Containers are of two types:

  • Namespace containers
  • Data Containers
Containers can be of two sizes:
  • Large containers: Containers can be termed as large containers when the number of inodes in the container is greater than the value of the configuration variable, mastgateway.offload.opt.largenuminodes.
  • Non-large containers: Containers can be termed as non-large containers when the number of inodes in the container is less than the value of the configuration variable, mastgateway.offload.opt.largenuminodes.

Compaction Criteria for Large Container

Compaction is carried out for large containers (namespace container/data container), where the size of garbage present in the container is greater than the garbage threshold. The garbage threshold is the value set for the configuration variable, mastgateway.ctc.opt.largenuminodes.threshmb (default value is 2 GB).

Compaction is skipped for large containers, where the garbage in the container is less than the garbage threshold.

Recall Expiry Criteria for Large Containers

If data has been recalled from a tier into a Data Fabric cluster, and the size of recalled data is greater than configured value for mastgateway.recallexp.opt.largenuminodes.minpurgemb, the compactor purges the qualified recalled data from the container.

If data has been recalled, and the size of recalled data is less than the configured value for mastgateway.recallexp.opt.largenuminodes.minpurgemb recall expiry is skipped and recalled data is retained on the container of the tiered volume.

Skip Compaction for Large Containers with Garbage Size Greater than Garbage Threshold

You might want to skip the scheduled compaction for a very large container, and run the compaction manually, at a convenient time.

For this purpose, set the configuration variable, mastgateway.ctc.opt.largenuminodes.skipqualifiedctrs.enabled (default value is 0), to true. For details on this configuration variable, refer to config.

When mastgateway.ctc.opt.largenuminodes.skipqualifiedctrs.enabled is set to 1, large containers qualifying the threshold skip the compaction. CLDB raises the alarm, VOLUME_ALARM_COMPACTION_SKIPPED_LARGE_CONTAINER, when the compaction is skipped for a large namespace container qualifying the threshold.

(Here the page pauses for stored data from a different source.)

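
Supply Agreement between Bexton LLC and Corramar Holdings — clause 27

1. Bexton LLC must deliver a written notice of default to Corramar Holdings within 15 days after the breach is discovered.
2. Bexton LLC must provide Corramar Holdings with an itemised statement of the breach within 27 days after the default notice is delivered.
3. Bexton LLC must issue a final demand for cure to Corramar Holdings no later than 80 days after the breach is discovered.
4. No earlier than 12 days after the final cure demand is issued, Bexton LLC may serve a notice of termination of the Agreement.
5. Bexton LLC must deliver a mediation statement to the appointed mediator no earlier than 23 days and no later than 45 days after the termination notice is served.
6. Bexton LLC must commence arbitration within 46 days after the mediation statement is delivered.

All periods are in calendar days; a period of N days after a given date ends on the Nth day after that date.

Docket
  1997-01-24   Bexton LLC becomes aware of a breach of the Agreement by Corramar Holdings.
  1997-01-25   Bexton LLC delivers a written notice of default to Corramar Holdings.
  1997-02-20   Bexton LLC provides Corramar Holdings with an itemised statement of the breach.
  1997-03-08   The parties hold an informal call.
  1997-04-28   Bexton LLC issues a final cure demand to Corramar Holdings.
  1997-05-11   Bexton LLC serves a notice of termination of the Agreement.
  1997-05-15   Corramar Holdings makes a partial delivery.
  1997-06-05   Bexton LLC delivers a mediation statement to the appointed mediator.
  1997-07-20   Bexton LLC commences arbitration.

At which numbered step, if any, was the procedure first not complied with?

Step 3

Step 1 — counting 15 days from 1997-01-24 (when the breach is discovered) gives a deadline of 1997-02-08; 1997-01-25 is within that limit.
Step 2 — counting 27 days from 1997-01-25 (when the default notice is delivered) gives a deadline of 1997-02-21; 1997-02-20 is within that limit.
Step 3 — counting 80 days from 1997-01-24 (when the breach is discovered) gives a deadline of 1997-04-14; not done until 1997-04-28, 14 days after the deadline.
The procedure was therefore not followed at step 3.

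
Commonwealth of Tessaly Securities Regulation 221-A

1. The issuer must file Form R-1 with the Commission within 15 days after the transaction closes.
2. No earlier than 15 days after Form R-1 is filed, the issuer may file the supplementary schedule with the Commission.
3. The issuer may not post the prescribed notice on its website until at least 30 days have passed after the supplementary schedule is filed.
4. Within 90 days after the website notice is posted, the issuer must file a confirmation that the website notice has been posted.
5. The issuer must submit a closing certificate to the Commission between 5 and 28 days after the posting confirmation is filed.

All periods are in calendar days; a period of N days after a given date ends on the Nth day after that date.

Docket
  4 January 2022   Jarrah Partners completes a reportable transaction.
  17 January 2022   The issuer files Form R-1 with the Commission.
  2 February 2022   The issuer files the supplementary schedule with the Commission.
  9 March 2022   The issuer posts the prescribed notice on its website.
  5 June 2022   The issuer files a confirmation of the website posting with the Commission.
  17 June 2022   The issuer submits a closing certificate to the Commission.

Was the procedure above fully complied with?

Yes

Step 1 — counting 15 days from 4 January 2022 (when the transaction closes) gives a deadline of 19 January 2022; 17 January 2022 is within that limit.
Step 2 — must wait 15 days from 17 January 2022 (when Form R-1 is filed), so not before 1 February 2022; 2 February 2022 is on or after that date.
Step 3 — must wait 30 days from 2 February 2022 (when the supplementary schedule is filed), so not before 4 March 2022; done 9 March 2022, after the minimum wait.
Step 4 — counting 90 days from 9 March 2022 (when the website notice is posted) gives a deadline of 7 June 2022; 5 June 2022 is within that limit.
Step 5 — 5 and 28 days from 5 June 2022 (when the posting confirmation is filed) are 10 June 2022 and 3 July 2022 respectively; done 17 June 2022, which is between those dates.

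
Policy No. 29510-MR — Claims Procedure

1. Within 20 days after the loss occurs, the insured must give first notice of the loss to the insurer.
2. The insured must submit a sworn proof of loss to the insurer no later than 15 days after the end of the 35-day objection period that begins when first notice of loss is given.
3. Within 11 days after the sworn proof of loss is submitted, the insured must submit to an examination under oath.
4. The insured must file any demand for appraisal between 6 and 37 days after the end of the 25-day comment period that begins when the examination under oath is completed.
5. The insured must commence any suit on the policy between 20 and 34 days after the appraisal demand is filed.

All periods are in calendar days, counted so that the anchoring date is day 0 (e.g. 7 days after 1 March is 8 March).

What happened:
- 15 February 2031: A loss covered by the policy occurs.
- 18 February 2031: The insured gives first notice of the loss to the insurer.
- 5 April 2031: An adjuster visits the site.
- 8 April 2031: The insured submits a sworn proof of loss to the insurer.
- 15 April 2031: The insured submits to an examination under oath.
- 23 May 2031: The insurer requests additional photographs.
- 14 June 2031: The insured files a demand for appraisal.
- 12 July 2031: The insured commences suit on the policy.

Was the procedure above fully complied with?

Step 1 — counting 20 days from 15 February 2031 (when the loss occurs) gives a deadline of 7 March 2031; done 18 February 2031 — timely.
Step 2 — counting 15 days from 25 March 2031 (end of the 35-day objection period, which began when first notice of loss is given on 18 February 2031) gives a deadline of 9 April 2031; 8 April 2031 is within that limit.
Step 3 — counting 11 days from 8 April 2031 (when the sworn proof of loss is submitted) gives a deadline of 19 April 2031; 15 April 2031 is within that limit.
Step 4 — 6 and 37 days from 10 May 2031 (end of the 25-day comment period, which began when the examination under oath is completed on 15 April 2031) are 16 May 2031 and 16 June 2031 respectively; 14 June 2031 falls inside that range.
Step 5 — 20 and 34 days from 14 June 2031 (when the appraisal demand is filed) are 4 July 2031 and 18 July 2031 respectively; done 12 July 2031, which is between those dates.

Yes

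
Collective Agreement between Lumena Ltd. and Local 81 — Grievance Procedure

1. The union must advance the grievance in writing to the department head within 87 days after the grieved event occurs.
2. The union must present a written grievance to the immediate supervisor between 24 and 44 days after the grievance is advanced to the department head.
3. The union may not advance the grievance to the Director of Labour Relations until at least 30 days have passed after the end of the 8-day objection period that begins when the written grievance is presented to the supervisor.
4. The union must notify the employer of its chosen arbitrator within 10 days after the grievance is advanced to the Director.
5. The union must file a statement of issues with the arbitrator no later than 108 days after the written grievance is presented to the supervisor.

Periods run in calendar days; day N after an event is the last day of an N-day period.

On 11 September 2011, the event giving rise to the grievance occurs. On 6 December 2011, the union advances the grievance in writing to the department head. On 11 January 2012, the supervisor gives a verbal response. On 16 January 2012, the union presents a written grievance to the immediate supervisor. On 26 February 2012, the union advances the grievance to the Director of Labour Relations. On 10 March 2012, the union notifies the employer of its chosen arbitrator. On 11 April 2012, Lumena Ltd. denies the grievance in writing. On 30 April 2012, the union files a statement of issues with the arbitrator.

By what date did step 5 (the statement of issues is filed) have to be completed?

Step 5 runs from 16 January 2012, when the written grievance is presented to the supervisor. 108 days after 16 January 2012 is 3 May 2012.

3 May 2012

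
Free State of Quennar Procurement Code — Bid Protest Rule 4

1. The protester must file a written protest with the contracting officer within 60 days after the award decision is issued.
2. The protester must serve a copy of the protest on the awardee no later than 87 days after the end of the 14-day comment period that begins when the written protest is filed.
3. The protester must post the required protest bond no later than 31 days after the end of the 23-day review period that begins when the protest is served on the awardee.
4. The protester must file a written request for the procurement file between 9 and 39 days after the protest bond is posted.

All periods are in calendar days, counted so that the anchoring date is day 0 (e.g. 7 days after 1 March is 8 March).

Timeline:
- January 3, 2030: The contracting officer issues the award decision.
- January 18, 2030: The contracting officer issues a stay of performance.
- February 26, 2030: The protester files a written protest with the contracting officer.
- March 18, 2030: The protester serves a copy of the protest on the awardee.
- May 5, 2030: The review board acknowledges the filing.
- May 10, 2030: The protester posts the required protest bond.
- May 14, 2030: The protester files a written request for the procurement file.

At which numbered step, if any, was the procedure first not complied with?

Step 1: 60 days after January 3, 2030 (when the award decision is issued) is March 4, 2030; completed February 26, 2030, before the deadline.
Step 2: 87 days after March 12, 2030 (end of the 14-day comment period, which began when the written protest is filed on February 26, 2030) is June 7, 2030; completed March 18, 2030, before the deadline.
Step 3: 31 days after April 10, 2030 (end of the 23-day review period, which began when the protest is served on the awardee on March 18, 2030) is May 11, 2030; done May 10, 2030 — timely.
Step 4: the window is 9–39 days after May 10, 2030 (when the protest bond is posted), so May 19, 2030 through June 18, 2030; done May 14, 2030 — 5 days before the window opened.

Step 4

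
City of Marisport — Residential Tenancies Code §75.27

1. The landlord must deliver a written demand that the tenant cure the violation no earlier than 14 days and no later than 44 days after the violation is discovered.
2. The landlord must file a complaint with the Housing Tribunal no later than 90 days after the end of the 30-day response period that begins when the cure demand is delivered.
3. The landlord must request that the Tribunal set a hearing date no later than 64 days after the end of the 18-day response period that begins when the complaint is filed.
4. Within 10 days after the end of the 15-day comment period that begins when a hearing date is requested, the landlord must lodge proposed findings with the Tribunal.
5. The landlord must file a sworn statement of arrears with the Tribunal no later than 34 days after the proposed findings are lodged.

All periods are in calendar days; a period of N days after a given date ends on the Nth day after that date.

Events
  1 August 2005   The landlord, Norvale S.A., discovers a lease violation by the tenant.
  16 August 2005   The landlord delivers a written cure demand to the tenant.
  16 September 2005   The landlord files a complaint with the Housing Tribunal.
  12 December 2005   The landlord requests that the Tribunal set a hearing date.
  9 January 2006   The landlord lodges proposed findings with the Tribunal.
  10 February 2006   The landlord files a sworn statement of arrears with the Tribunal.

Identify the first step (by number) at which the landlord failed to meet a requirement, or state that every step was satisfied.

Step 1 — 14 and 44 days from 1 August 2005 (when the violation is discovered) are 15 August 2005 and 14 September 2005 respectively; done 16 August 2005 — within the window.
Step 2 — counting 90 days from 15 September 2005 (end of the 30-day response period, which began when the cure demand is delivered on 16 August 2005) gives a deadline of 14 December 2005; done 16 September 2005 — timely.
Step 3 — counting 64 days from 4 October 2005 (end of the 18-day response period, which began when the complaint is filed on 16 September 2005) gives a deadline of 7 December 2005; not done until 12 December 2005, 5 days after the deadline.
The procedure was therefore not followed at step 3.

Step 3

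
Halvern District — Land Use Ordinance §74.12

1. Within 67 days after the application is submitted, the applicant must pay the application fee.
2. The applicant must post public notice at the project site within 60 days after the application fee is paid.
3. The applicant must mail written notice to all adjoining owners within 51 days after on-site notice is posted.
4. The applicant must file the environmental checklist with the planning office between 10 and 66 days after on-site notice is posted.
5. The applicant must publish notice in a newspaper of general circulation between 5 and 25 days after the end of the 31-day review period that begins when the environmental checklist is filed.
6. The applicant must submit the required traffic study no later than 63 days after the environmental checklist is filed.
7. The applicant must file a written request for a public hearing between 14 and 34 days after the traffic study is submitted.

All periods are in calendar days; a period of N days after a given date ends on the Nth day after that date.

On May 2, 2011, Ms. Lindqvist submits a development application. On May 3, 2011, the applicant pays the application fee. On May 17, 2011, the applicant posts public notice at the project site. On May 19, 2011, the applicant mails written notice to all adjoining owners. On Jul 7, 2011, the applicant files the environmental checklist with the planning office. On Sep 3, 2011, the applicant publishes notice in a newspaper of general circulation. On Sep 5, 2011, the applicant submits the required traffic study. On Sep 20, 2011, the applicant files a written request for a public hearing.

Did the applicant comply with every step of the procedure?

Step 1 — counting 67 days from May 2, 2011 (when the application is submitted) gives a deadline of Jul 8, 2011; done May 3, 2011 — timely.
Step 2 — counting 60 days from May 3, 2011 (when the application fee is paid) gives a deadline of Jul 2, 2011; May 17, 2011 is within that limit.
Step 3 — counting 51 days from May 17, 2011 (when on-site notice is posted) gives a deadline of Jul 7, 2011; May 19, 2011 is within that limit.
Step 4 — 10 and 66 days from May 17, 2011 (when on-site notice is posted) are May 27, 2011 and Jul 22, 2011 respectively; done Jul 7, 2011 — within the window.
Step 5 — 5 and 25 days from Aug 7, 2011 (end of the 31-day review period, which began when the environmental checklist is filed on Jul 7, 2011) are Aug 12, 2011 and Sep 1, 2011 respectively; Sep 3, 2011 is 2 days past the end of the window.
No need to go further; step 5 was not satisfied.

No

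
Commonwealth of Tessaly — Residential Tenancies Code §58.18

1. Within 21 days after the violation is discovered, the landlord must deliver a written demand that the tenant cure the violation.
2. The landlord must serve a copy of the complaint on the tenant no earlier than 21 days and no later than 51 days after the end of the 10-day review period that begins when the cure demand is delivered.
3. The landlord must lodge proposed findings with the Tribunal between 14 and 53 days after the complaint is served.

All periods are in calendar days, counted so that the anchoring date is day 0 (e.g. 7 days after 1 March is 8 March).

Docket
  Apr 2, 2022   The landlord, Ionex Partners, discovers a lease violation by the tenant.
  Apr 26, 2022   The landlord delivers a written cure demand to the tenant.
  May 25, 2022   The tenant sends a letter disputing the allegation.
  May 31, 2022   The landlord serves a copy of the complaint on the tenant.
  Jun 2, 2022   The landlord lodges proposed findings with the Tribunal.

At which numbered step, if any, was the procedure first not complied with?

Step 1: 21 days after Apr 2, 2022 (when the violation is discovered) is Apr 23, 2022; done Apr 26, 2022 — 3 days late.
No need to go further; step 1 was not satisfied.

Step 1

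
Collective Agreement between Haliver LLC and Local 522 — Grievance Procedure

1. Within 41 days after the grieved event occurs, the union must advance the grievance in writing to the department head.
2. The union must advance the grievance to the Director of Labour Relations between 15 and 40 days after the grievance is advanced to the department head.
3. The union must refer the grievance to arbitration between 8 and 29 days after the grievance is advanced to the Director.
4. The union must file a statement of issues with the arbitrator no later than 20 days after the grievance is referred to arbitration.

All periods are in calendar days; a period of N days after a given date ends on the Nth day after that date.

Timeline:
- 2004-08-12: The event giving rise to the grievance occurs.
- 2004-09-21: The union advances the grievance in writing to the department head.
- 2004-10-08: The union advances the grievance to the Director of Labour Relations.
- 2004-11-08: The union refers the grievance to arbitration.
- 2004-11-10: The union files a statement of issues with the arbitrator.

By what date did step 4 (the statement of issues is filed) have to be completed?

Step 4 runs from 2004-11-08, when the grievance is referred to arbitration. 20 days after 2004-11-08 is 2004-11-28.

2004-11-28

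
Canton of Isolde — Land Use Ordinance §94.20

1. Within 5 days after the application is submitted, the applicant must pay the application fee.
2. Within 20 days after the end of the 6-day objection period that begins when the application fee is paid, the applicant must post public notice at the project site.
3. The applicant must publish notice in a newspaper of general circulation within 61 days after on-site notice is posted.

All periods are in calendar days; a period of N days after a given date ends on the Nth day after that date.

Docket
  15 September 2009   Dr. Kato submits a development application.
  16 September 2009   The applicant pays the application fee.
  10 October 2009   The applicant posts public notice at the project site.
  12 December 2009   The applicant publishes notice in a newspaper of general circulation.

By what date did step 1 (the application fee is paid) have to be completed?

Step 1 runs from 15 September 2009, when the application is submitted. 5 days after 15 September 2009 is 20 September 2009.

20 September 2009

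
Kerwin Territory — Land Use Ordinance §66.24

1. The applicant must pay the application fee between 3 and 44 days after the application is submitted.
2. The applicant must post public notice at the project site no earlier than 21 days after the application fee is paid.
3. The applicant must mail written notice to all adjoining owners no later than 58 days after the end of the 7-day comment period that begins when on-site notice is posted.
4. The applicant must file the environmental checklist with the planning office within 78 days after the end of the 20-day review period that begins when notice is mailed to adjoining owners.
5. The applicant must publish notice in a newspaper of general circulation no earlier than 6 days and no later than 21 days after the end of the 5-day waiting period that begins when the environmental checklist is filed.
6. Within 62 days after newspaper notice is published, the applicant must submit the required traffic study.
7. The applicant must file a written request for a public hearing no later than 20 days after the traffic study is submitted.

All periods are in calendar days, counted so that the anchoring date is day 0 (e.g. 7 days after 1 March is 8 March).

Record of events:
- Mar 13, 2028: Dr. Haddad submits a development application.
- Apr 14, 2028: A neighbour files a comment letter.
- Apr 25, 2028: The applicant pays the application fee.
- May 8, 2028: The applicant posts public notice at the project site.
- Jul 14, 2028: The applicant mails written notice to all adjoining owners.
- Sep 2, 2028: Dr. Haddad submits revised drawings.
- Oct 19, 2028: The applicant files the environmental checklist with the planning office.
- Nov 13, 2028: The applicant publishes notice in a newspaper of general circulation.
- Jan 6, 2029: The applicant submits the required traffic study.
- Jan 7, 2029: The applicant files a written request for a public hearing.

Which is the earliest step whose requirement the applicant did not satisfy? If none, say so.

Step 1 — 3 and 44 days from Mar 13, 2028 (when the application is submitted) are Mar 16, 2028 and Apr 26, 2028 respectively; done Apr 25, 2028, which is between those dates.
Step 2 — must wait 21 days from Apr 25, 2028 (when the application fee is paid), so not before May 16, 2028; May 8, 2028 is 8 days before the earliest permitted date.
That is the first point of non-compliance.

Step 2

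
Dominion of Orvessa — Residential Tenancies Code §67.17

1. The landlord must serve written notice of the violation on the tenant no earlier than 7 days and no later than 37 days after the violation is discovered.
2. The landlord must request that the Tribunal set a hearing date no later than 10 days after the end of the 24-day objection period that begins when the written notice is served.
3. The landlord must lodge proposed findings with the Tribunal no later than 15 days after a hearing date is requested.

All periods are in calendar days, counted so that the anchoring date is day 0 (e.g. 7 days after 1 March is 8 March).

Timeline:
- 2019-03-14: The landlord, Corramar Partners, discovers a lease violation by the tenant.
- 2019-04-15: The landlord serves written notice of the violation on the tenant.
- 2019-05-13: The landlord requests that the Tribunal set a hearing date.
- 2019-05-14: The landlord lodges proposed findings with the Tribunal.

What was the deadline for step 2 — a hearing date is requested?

The written notice is served on 2019-04-15; the 24-day objection period therefore ends 2019-05-09, and step 2 runs from that date. 10 days after 2019-05-09 is 2019-05-19.

2019-05-19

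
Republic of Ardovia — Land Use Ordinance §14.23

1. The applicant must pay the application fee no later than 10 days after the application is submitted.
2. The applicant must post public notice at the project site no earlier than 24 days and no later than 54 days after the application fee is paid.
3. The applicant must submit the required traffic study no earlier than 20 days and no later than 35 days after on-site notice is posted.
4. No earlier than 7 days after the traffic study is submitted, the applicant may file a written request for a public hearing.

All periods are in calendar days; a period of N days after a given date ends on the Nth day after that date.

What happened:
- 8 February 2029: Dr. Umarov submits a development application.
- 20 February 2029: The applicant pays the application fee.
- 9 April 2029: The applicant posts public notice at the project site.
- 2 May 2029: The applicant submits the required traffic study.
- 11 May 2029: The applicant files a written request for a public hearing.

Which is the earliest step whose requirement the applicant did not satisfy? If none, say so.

Step 1

Step 1 — counting 10 days from 8 February 2029 (when the application is submitted) gives a deadline of 18 February 2029; 20 February 2029 misses that deadline by 2 days.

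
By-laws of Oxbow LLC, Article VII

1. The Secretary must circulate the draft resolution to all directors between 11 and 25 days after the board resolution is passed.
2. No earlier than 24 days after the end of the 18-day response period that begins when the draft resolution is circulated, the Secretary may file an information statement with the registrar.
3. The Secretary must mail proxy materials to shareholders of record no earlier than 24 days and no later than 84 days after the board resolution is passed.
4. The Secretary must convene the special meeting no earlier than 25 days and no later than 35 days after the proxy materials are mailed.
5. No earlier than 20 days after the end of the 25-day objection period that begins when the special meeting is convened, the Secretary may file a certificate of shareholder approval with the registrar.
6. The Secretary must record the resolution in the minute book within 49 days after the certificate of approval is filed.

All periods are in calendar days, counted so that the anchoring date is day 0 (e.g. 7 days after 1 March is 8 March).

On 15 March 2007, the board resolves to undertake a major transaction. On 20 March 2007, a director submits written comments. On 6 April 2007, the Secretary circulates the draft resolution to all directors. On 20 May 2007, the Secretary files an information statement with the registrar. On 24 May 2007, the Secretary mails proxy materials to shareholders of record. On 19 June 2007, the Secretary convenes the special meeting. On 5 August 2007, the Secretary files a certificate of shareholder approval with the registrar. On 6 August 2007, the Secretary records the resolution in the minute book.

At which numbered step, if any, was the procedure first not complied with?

Step 1: the window is 11–25 days after 15 March 2007 (when the board resolution is passed), so 26 March 2007 through 9 April 2007; 6 April 2007 falls inside that range.
Step 2: the earliest permitted date is 24 days after 24 April 2007 (end of the 18-day response period, which began when the draft resolution is circulated on 6 April 2007), i.e. 18 May 2007; 20 May 2007 is on or after that date.
Step 3: the window is 24–84 days after 15 March 2007 (when the board resolution is passed), so 8 April 2007 through 7 June 2007; done 24 May 2007, which is between those dates.
Step 4: the window is 25–35 days after 24 May 2007 (when the proxy materials are mailed), so 18 June 2007 through 28 June 2007; done 19 June 2007 — within the window.
Step 5: the earliest permitted date is 20 days after 14 July 2007 (end of the 25-day objection period, which began when the special meeting is convened on 19 June 2007), i.e. 3 August 2007; done 5 August 2007 — permitted.
Step 6: 49 days after 5 August 2007 (when the certificate of approval is filed) is 23 September 2007; 6 August 2007 is within that limit.

None — every step was satisfied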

When compaction is skipped in such a case, compaction can be forced to run on such qualified containers by running compaction manually using the maprcli volume compact command. Refer to Compaction Skipped Large Container Volume Alarm for the alarm details.

Compaction Criteria for Non-large Containers

Non-large containers are compacted, by default.

Recall Expiry Criteria for Non-large Containers

If the size of the recalled data in a container (mastgateway.recallexp.opt.largenuminodes.minpurgemb, default value is 2 GB) is greater than configured recall expiry min threshold (mastgateway.recallexp.opt.minpurgemb, default value is 8 MB), recall expiry occurs on the recalled data. The compactor purges the qualified recalled data from the tiered volume.

Refer to config for information about the configuration variables, mastgateway.recallexp.opt.largenuminodes.minpurgemb and mastgateway.recallexp.opt.minpurgemb.